Could the spectacle of sending a county clerk to jail have been avoided? On the one hand, Judge Bunning had reason to believe that Davis would not have complied with the court’s order to issue marriage licenses had he simply imposed fines on her.  On the other hand, as University of Michigan law professor Sam Bagenstos argues in The New Republic, Judge Bunning could have taken another route, avoiding jail time for Davis and expediting the issuance of marriage licenses to eligible couples.
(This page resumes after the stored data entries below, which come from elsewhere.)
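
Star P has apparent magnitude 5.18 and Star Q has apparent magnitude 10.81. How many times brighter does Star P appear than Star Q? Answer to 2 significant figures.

180

Δm = 5.18 − (10.81) = -5.63
Flux ratio = 10^(−0.4 Δm) = 10^(−0.4 × -5.63) = 10^2.252 = 178.6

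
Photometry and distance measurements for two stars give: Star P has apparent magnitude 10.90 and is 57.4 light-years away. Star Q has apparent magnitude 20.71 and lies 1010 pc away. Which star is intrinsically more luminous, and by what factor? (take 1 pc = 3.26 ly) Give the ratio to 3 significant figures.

Star P is more luminous, by a factor of 2.55.

Star P: d = 57.4 ly / 3.26 = 17.61 pc
Star P: M = m − 5 log₁₀ d + 5 = 10.90 − 5·1.2457 + 5 = 9.672
Star Q: M = m − 5 log₁₀ d + 5 = 20.71 − 5·3.0043 + 5 = 10.688
ΔM = M_P − M_Q = 9.672 − (10.688) = -1.017; smaller M is more luminous → Star P.
L ratio = 10^(0.4 |ΔM|) = 10^0.407 = 2.551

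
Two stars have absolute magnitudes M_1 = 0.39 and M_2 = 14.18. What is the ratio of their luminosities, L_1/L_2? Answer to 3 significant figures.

L_1/L_2 ≈ 328000

ΔM = M_1 − M_2 = -13.79
L_1/L_2 = 10^(−0.4 ΔM) = 10^5.516 = 328100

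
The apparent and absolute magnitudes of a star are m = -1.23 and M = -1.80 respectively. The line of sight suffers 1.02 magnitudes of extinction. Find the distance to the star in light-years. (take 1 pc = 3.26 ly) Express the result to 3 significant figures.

d ≈ 26.5 ly

m − M = 5 log₁₀(d/10 pc) + A  ⇒  -1.23 − (-1.80) − 1.02 = 5 log₁₀(d/10)
-0.450 = 5 log₁₀(d/10)
log₁₀ d = (m − M − A)/5 + 1 = 0.9100
d = 10^0.9100 = 8.128 pc
= 26.50 ly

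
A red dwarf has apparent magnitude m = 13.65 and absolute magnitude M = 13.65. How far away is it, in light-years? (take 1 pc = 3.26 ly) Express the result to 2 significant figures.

d ≈ 33 ly

Distance modulus: m − M = 13.65 − (13.65) = 0.000
m − M = 5 log₁₀ d − 5
log₁₀ d = (m − M)/5 + 1 = 1.0000
d = 10^1.0000 = 10.00 pc
= 32.60 ly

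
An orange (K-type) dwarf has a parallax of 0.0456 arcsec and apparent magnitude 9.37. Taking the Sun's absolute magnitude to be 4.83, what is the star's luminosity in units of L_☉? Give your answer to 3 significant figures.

L/L_☉ ≈ 0.0735

d = 1/p = 1/0.0456″ = 21.93 pc
M = m − 5 log₁₀ d + 5 = 9.37 − 5·1.3410 + 5 = 7.665
M − M_☉ = 7.665 − 4.83 = 2.835
L/L_☉ = 10^(−0.4 × 2.835) = 0.07346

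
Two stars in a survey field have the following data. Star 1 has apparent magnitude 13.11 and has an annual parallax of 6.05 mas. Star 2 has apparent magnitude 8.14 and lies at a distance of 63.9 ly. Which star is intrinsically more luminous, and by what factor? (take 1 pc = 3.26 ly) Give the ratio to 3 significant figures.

Star 2 is more luminous, by a factor of 1.37.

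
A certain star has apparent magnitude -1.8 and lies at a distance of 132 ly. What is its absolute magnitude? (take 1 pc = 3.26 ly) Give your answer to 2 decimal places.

d = 132 ly / 3.26 = 40.49 pc
5 log₁₀(d/10 pc) = 5 log₁₀(40.49) − 5 = 3.037
M = m − 5 log₁₀(d/10) = -1.8 − 3.037 = -4.837

M ≈ -4.84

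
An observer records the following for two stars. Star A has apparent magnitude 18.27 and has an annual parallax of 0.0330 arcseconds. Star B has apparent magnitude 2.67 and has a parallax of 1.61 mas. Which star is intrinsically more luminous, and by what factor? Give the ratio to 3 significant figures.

Star A: d = 1/p = 1/0.0330″ = 30.30 pc
Star A: M = m − 5 log₁₀ d + 5 = 18.27 − 5·1.4815 + 5 = 15.863
Star B: p = 1.61 mas = 1.61×10^-3″ → d = 1/p = 621.1 pc
Star B: M = m − 5 log₁₀ d + 5 = 2.67 − 5·2.7932 + 5 = -6.296
ΔM = M_A − M_B = 15.863 − (-6.296) = 22.158; smaller M is more luminous → Star B.
L ratio = 10^(0.4 |ΔM|) = 10^8.863 = 7.301×10^8

Star B is more luminous, by a factor of 7.30×10^8.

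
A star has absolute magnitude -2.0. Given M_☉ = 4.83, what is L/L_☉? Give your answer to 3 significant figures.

L/L_☉ ≈ 540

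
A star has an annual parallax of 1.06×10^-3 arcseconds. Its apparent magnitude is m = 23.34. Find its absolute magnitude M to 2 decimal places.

M ≈ 13.47

d = 1/p = 1/1.06×10^-3″ = 943.4 pc
5 log₁₀(d/10 pc) = 5 log₁₀(943.4) − 5 = 9.873
M = m − 5 log₁₀(d/10) = 23.34 − 9.873 = 13.467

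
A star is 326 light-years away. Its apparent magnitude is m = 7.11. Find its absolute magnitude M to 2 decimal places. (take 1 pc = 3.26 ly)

M ≈ 2.11

d = 326 ly / 3.26 = 100.0 pc
5 log₁₀(d/10 pc) = 5 log₁₀(100.0) − 5 = 5.000
M = m − 5 log₁₀(d/10) = 7.11 − 5.000 = 2.110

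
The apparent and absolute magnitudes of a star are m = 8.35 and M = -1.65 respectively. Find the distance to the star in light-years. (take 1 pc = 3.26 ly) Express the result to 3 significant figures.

d ≈ 3260 ly

Distance modulus: m − M = 8.35 − (-1.65) = 10.000
m − M = 5 log₁₀ d − 5
log₁₀ d = (m − M)/5 + 1 = 3.0000
d = 10^3.0000 = 1000 pc
= 3260 ly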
Davis is in the wrong. But once she refused to comply with the court’s order to issue marriage licenses equally, the question became what to do about it. Like many district judges in his position, Judge Bunning chose to initiate the authority-submission cycle. He found Davis in contempt of court and ordered her to jail until she agreed to comply with his original order (or resign). Notably, the plaintiffs in the case—same-sex couples who want to get a marriage license in their home county, as is their right—specifically disavowed any desire to have Davis placed in jail as a contempt sanction. They asked the court to impose financial penalties instead, on the premise that those penalties would eventually encourage Davis to comply with the court’s original order without, presumably, making her into a martyr.
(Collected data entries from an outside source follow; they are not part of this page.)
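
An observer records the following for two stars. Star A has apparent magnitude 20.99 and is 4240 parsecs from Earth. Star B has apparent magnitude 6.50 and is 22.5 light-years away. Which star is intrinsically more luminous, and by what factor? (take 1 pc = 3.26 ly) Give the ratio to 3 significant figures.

Star B is more luminous, by a factor of 1.66.

Star A: M = m − 5 log₁₀ d + 5 = 20.99 − 5·3.6274 + 5 = 7.853
Star B: d = 22.5 ly / 3.26 = 6.902 pc
Star B: M = m − 5 log₁₀ d + 5 = 6.50 − 5·0.8390 + 5 = 7.305
ΔM = M_A − M_B = 7.853 − (7.305) = 0.548; smaller M is more luminous → Star B.
L ratio = 10^(0.4 |ΔM|) = 10^0.219 = 1.657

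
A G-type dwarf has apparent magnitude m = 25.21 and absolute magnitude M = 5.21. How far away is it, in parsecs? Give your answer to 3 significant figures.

μ = m − M = 20.000
m − M = 5 log₁₀ d − 5
log₁₀ d = (m − M)/5 + 1 = 5.0000
d = 10^5.0000 = 100000 pc

d ≈ 100000 pc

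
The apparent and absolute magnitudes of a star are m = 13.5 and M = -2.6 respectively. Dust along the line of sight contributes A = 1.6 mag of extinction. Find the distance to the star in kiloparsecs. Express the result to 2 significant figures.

m − M = 5 log₁₀(d/10 pc) + A  ⇒  13.5 − (-2.6) − 1.6 = 5 log₁₀(d/10)
14.500 = 5 log₁₀(d/10)
log₁₀ d = (m − M − A)/5 + 1 = 3.9000
d = 10^3.9000 = 7943 pc
= 7.943 kpc

d ≈ 7.9 kpc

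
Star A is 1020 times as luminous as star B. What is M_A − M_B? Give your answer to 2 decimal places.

Pogson: ΔM = −2.5 log₁₀(ratio) = −2.5 log₁₀(1020) = −2.5 × 3.0086 = -7.522
Star A is brighter, so it has the smaller magnitude: the difference is negative.

M_A − M_B ≈ -7.52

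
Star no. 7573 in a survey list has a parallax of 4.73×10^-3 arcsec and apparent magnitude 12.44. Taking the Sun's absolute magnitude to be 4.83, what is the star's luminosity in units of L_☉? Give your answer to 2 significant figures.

d = 1/p = 1/4.73×10^-3″ = 211.4 pc
M = m − 5 log₁₀ d + 5 = 12.44 − 5·2.3251 + 5 = 5.814
M − M_☉ = 5.814 − 4.83 = 0.984
L/L_☉ = 10^(−0.4 × 0.984) = 0.4039

L/L_☉ ≈ 0.40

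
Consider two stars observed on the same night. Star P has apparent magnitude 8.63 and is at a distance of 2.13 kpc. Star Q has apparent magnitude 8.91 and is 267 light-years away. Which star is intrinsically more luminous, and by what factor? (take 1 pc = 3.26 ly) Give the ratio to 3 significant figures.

Star P is more luminous, by a factor of 875.

Star P: d = 2.13 kpc = 2130 pc
Star P: M = m − 5 log₁₀ d + 5 = 8.63 − 5·3.3284 + 5 = -3.012
Star Q: d = 267 ly / 3.26 = 81.90 pc
Star Q: M = m − 5 log₁₀ d + 5 = 8.91 − 5·1.9133 + 5 = 4.344
ΔM = M_P − M_Q = -3.012 − (4.344) = -7.355; smaller M is more luminous → Star P.
L ratio = 10^(0.4 |ΔM|) = 10^2.942 = 875.3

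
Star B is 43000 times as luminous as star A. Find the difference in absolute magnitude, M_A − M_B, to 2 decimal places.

M_A − M_B ≈ 11.58

Pogson: ΔM = −2.5 log₁₀(ratio) = −2.5 log₁₀(43000) = −2.5 × 4.6335 = -11.584
Star B is brighter so has the smaller magnitude: M_A − M_B is positive.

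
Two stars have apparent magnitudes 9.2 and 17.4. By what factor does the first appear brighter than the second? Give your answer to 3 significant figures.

Δm = 9.2 − (17.4) = -8.2
Flux ratio = 10^(−0.4 Δm) = 10^(−0.4 × -8.2) = 10^3.280 = 1905

1910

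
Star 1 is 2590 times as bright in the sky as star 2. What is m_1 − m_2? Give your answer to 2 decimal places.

m_1 − m_2 ≈ -8.53

Pogson: Δm = −2.5 log₁₀(ratio) = −2.5 log₁₀(2590) = −2.5 × 3.4133 = -8.533
Star 1 is brighter, so it has the smaller magnitude: the difference is negative.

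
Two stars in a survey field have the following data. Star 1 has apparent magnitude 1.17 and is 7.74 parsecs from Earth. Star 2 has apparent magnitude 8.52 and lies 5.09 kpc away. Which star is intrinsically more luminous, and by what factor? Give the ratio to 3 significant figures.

Star 2 is more luminous, by a factor of 497.

Star 1: M = m − 5 log₁₀ d + 5 = 1.17 − 5·0.8887 + 5 = 1.726
Star 2: d = 5.09 kpc = 5090 pc
Star 2: M = m − 5 log₁₀ d + 5 = 8.52 − 5·3.7067 + 5 = -5.014
ΔM = M_1 − M_2 = 1.726 − (-5.014) = 6.740; smaller M is more luminous → Star 2.
L ratio = 10^(0.4 |ΔM|) = 10^2.696 = 496.5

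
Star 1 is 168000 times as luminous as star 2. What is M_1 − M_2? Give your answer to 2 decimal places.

Pogson: ΔM = −2.5 log₁₀(ratio) = −2.5 log₁₀(168000) = −2.5 × 5.2253 = -13.063
Star 1 is brighter, so it has the smaller magnitude: the difference is negative.

M_1 − M_2 ≈ -13.06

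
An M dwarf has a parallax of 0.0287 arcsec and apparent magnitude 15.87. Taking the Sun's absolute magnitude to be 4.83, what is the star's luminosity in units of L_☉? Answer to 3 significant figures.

L/L_☉ ≈ 4.66×10^-4

d = 1/p = 1/0.0287″ = 34.84 pc
M = m − 5 log₁₀ d + 5 = 15.87 − 5·1.5421 + 5 = 13.159
M − M_☉ = 13.159 − 4.83 = 8.329
L/L_☉ = 10^(−0.4 × 8.329) = 4.658×10^-4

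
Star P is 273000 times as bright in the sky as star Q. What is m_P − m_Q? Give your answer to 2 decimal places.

m_P − m_Q ≈ -13.59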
Bunning concluded, quite reasonably given Davis’s expressed obstinacy, that financial penalties would not ensure her compliance. But did he have to hold her in contempt in the first place? No. . . .
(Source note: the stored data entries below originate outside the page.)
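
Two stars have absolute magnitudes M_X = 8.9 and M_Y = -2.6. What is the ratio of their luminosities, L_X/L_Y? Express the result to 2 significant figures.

L_X/L_Y ≈ 2.5×10^-5

ΔM = M_X − M_Y = 11.5
L_X/L_Y = 10^(−0.4 ΔM) = 10^-4.600 = 2.512×10^-5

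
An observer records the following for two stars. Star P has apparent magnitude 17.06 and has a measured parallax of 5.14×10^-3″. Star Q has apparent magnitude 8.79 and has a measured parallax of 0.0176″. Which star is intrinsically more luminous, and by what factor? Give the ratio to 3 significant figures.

Star P: d = 1/p = 1/5.14×10^-3″ = 194.6 pc
Star P: M = m − 5 log₁₀ d + 5 = 17.06 − 5·2.2890 + 5 = 10.615
Star Q: d = 1/p = 1/0.0176″ = 56.82 pc
Star Q: M = m − 5 log₁₀ d + 5 = 8.79 − 5·1.7545 + 5 = 5.018
ΔM = M_P − M_Q = 10.615 − (5.018) = 5.597; smaller M is more luminous → Star Q.
L ratio = 10^(0.4 |ΔM|) = 10^2.239 = 173.3

Star Q is more luminous, by a factor of 173.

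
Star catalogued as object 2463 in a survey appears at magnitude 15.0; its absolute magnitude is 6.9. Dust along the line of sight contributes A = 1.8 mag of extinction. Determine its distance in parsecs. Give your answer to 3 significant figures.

m − M = 5 log₁₀(d/10 pc) + A  ⇒  15.0 − (6.9) − 1.8 = 5 log₁₀(d/10)
6.300 = 5 log₁₀(d/10)
log₁₀ d = (m − M − A)/5 + 1 = 2.2600
d = 10^2.2600 = 182.0 pc

d ≈ 182 pc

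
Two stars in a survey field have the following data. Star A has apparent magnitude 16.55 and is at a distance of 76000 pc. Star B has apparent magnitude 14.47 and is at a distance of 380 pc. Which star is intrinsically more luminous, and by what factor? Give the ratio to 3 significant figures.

Star A: M = m − 5 log₁₀ d + 5 = 16.55 − 5·4.8808 + 5 = -2.854
Star B: M = m − 5 log₁₀ d + 5 = 14.47 − 5·2.5798 + 5 = 6.571
ΔM = M_A − M_B = -2.854 − (6.571) = -9.425; smaller M is more luminous → Star A.
L ratio = 10^(0.4 |ΔM|) = 10^3.770 = 5889

Star A is more luminous, by a factor of 5890.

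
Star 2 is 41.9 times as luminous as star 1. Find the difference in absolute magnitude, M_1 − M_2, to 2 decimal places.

M_1 − M_2 ≈ 4.06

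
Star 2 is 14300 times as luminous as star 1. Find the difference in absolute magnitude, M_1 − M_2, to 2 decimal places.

M_1 − M_2 ≈ 10.39

Pogson: ΔM = −2.5 log₁₀(ratio) = −2.5 log₁₀(14300) = −2.5 × 4.1553 = -10.388
Star 2 is brighter so has the smaller magnitude: M_1 − M_2 is positive.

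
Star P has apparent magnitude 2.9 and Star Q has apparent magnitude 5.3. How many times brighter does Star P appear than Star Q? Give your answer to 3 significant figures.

Δm = 2.9 − (5.3) = -2.4
Flux ratio = 10^(−0.4 Δm) = 10^(−0.4 × -2.4) = 10^0.960 = 9.120

9.12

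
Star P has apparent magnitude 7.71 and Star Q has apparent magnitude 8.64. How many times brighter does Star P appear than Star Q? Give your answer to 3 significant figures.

2.36

Δm = 7.71 − (8.64) = -0.93
Flux ratio = 10^(−0.4 Δm) = 10^(−0.4 × -0.93) = 10^0.372 = 2.355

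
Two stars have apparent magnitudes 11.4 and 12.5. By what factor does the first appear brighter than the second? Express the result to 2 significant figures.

2.8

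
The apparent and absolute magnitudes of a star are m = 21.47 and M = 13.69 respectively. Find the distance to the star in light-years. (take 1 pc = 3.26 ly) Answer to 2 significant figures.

Distance modulus: m − M = 21.47 − (13.69) = 7.780
m − M = 5 log₁₀ d − 5
log₁₀ d = (m − M)/5 + 1 = 2.5560
d = 10^2.5560 = 359.7 pc
= 1173 ly

d ≈ 1200 ly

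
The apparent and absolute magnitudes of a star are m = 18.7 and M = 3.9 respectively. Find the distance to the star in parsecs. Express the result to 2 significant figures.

d ≈ 9100 pc

Distance modulus: m − M = 18.7 − (3.9) = 14.800
m − M = 5 log₁₀ d − 5
log₁₀ d = (m − M)/5 + 1 = 3.9600
d = 10^3.9600 = 9120 pc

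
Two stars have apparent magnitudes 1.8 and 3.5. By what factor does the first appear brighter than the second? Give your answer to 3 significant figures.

4.79

Magnitude difference = -1.7
Flux ratio = 10^(−0.4 Δm) = 10^(−0.4 × -1.7) = 10^0.680 = 4.786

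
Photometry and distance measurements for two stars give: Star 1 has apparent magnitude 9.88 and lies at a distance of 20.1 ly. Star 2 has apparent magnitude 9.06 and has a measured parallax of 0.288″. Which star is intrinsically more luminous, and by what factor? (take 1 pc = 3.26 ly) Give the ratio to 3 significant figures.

Star 1: d = 20.1 ly / 3.26 = 6.166 pc
Star 1: M = m − 5 log₁₀ d + 5 = 9.88 − 5·0.7900 + 5 = 10.930
Star 2: d = 1/p = 1/0.288″ = 3.472 pc
Star 2: M = m − 5 log₁₀ d + 5 = 9.06 − 5·0.5406 + 5 = 11.357
ΔM = M_1 − M_2 = 10.930 − (11.357) = -0.427; smaller M is more luminous → Star 1.
L ratio = 10^(0.4 |ΔM|) = 10^0.171 = 1.482

Star 1 is more luminous, by a factor of 1.48.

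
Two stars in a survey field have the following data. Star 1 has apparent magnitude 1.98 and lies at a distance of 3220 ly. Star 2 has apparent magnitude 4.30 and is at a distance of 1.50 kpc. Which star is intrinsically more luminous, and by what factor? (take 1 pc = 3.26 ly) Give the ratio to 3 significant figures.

Star 1 is more luminous, by a factor of 3.67.

Star 1: d = 3220 ly / 3.26 = 987.7 pc
Star 1: M = m − 5 log₁₀ d + 5 = 1.98 − 5·2.9946 + 5 = -7.993
Star 2: d = 1.50 kpc = 1500 pc
Star 2: M = m − 5 log₁₀ d + 5 = 4.30 − 5·3.1761 + 5 = -6.580
ΔM = M_1 − M_2 = -7.993 − (-6.580) = -1.413; smaller M is more luminous → Star 1.
L ratio = 10^(0.4 |ΔM|) = 10^0.565 = 3.674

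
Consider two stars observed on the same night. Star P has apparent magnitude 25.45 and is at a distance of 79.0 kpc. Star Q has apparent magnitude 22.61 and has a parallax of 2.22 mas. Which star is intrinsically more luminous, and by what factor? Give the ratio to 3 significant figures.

Star P: d = 79.0 kpc = 79000 pc
Star P: M = m − 5 log₁₀ d + 5 = 25.45 − 5·4.8976 + 5 = 5.962
Star Q: p = 2.22 mas = 2.22×10^-3″ → d = 1/p = 450.5 pc
Star Q: M = m − 5 log₁₀ d + 5 = 22.61 − 5·2.6536 + 5 = 14.342
ΔM = M_P − M_Q = 5.962 − (14.342) = -8.380; smaller M is more luminous → Star P.
L ratio = 10^(0.4 |ΔM|) = 10^3.352 = 2249

Star P is more luminous, by a factor of 2250.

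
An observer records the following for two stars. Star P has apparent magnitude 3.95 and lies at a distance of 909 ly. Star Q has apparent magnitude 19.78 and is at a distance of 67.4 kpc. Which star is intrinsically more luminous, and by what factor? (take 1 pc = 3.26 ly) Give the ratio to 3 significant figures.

Star P: d = 909 ly / 3.26 = 278.8 pc
Star P: M = m − 5 log₁₀ d + 5 = 3.95 − 5·2.4453 + 5 = -3.277
Star Q: d = 67.4 kpc = 67400 pc
Star Q: M = m − 5 log₁₀ d + 5 = 19.78 − 5·4.8287 + 5 = 0.637
ΔM = M_P − M_Q = -3.277 − (0.637) = -3.913; smaller M is more luminous → Star P.
L ratio = 10^(0.4 |ΔM|) = 10^1.565 = 36.76

Star P is more luminous, by a factor of 36.8.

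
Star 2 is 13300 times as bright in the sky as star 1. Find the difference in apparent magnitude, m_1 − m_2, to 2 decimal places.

m_1 − m_2 ≈ 10.31

Pogson: Δm = −2.5 log₁₀(ratio) = −2.5 log₁₀(13300) = −2.5 × 4.1239 = -10.310
Star 2 is brighter so has the smaller magnitude: m_1 − m_2 is positive.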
. . . The Supreme Court has long held that when a defendant fails to comply with an injunction, the court has the power to issue a further order imposing broader obligations, even outside of the contempt process, to ensure compliance. In Rowan County, Bunning could have simply ordered that, if Davis would not carry out her constitutional obligation to issue marriage licenses on an equal basis, she would be forbidden to issue marriage licenses at all. Under Kentucky law, the responsibility for issuing marriage licenses would then devolve onto Rowan County Judge/Executive Walter “Doc” Blevins, who had expressed willingness to issue the licenses on an equal basis. To ensure that Davis did not reap a windfall from that decision, Bunning could have ordered the county to withhold whatever portion of Davis’s salary was attributable to her marriage-license duties and to use that money to reimburse the judge/executive’s office. And she can still be held personally liable for compensatory and even punitive damages for refusing, after the Supreme Court’s decision, to perform her duties because she did not wish to issue marriage licenses to same-sex couples.

According to Bagenstos, this approach would have ensured that eligible couples received their marriage licenses with “less drama” and perhaps also with less delay. Such an approach would also have removed whatever legal cloud hangs over the marriage licenses issued by Davis’s deputies without Davis’s authorization.